Final floor polishing
With the trench drain done, it was time to rent some concrete smoothing/grinding equipment one more time. I had to get the adhesive off of the floor that my wife lifted the marble tiles from.
We also took a trip to install a kegerator with an additional tap. It will give assistant brewer Jesse some experience with that side of things – the fittings, pressure, troubleshooting and getting the perfect pour.
What’s on deck next?
Since the fermentors are coming in a few weeks, we need to:
- Install security system
- Clear-coat the floor
- Start moving in other equipment to make sure it ‘spatially works’ before building the bar and coldroom.

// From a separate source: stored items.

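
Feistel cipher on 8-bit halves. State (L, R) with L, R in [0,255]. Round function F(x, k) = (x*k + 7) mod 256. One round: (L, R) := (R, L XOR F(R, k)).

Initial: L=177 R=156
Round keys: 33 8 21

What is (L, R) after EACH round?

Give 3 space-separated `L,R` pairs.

Answer: 156,146 146,11 11,124

Derivation:
Round 1 (k=33): L=156 R=146
Round 2 (k=8): L=146 R=11
Round 3 (k=21): L=11 R=124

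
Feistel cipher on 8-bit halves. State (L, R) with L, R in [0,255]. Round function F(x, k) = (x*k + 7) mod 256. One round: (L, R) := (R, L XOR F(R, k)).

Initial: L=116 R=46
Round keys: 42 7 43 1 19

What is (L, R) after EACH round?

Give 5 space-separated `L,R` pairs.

Round 1 (k=42): L=46 R=231
Round 2 (k=7): L=231 R=118
Round 3 (k=43): L=118 R=62
Round 4 (k=1): L=62 R=51
Round 5 (k=19): L=51 R=238

Answer: 46,231 231,118 118,62 62,51 51,238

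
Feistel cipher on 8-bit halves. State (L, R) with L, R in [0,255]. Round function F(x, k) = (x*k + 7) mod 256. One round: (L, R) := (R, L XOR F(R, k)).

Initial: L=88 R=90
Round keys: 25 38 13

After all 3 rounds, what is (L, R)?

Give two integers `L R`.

Round 1 (k=25): L=90 R=137
Round 2 (k=38): L=137 R=7
Round 3 (k=13): L=7 R=235

Answer: 7 235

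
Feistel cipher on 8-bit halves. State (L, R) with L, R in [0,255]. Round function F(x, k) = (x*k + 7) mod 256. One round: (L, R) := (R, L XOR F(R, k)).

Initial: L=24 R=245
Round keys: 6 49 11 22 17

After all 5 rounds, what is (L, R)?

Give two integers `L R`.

Answer: 176 152

Derivation:
Round 1 (k=6): L=245 R=221
Round 2 (k=49): L=221 R=161
Round 3 (k=11): L=161 R=47
Round 4 (k=22): L=47 R=176
Round 5 (k=17): L=176 R=152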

Many thanks this week too…
John for initial trench cutting and brainstorming. My dad for work on the drain and floor polishing and my kids for their hard work. My kids are learning a lot and I hope that they can take away and use what they are learning some day. In a day where it’s all bookwork and homework, there is little time for kids to get ‘hands-on’ and involved with a business or trade. I feel this is equally as important as homework as there is high demand for trades like this (masonry, welding, etc) where you can make nice money immediately without a boat-load of student loan debt. Plus just building something with your own hands is priceless.
And a special thanks to…
The guys and gals at Jordan Power Equipment Rental. They came through again getting me what I needed, when I needed it.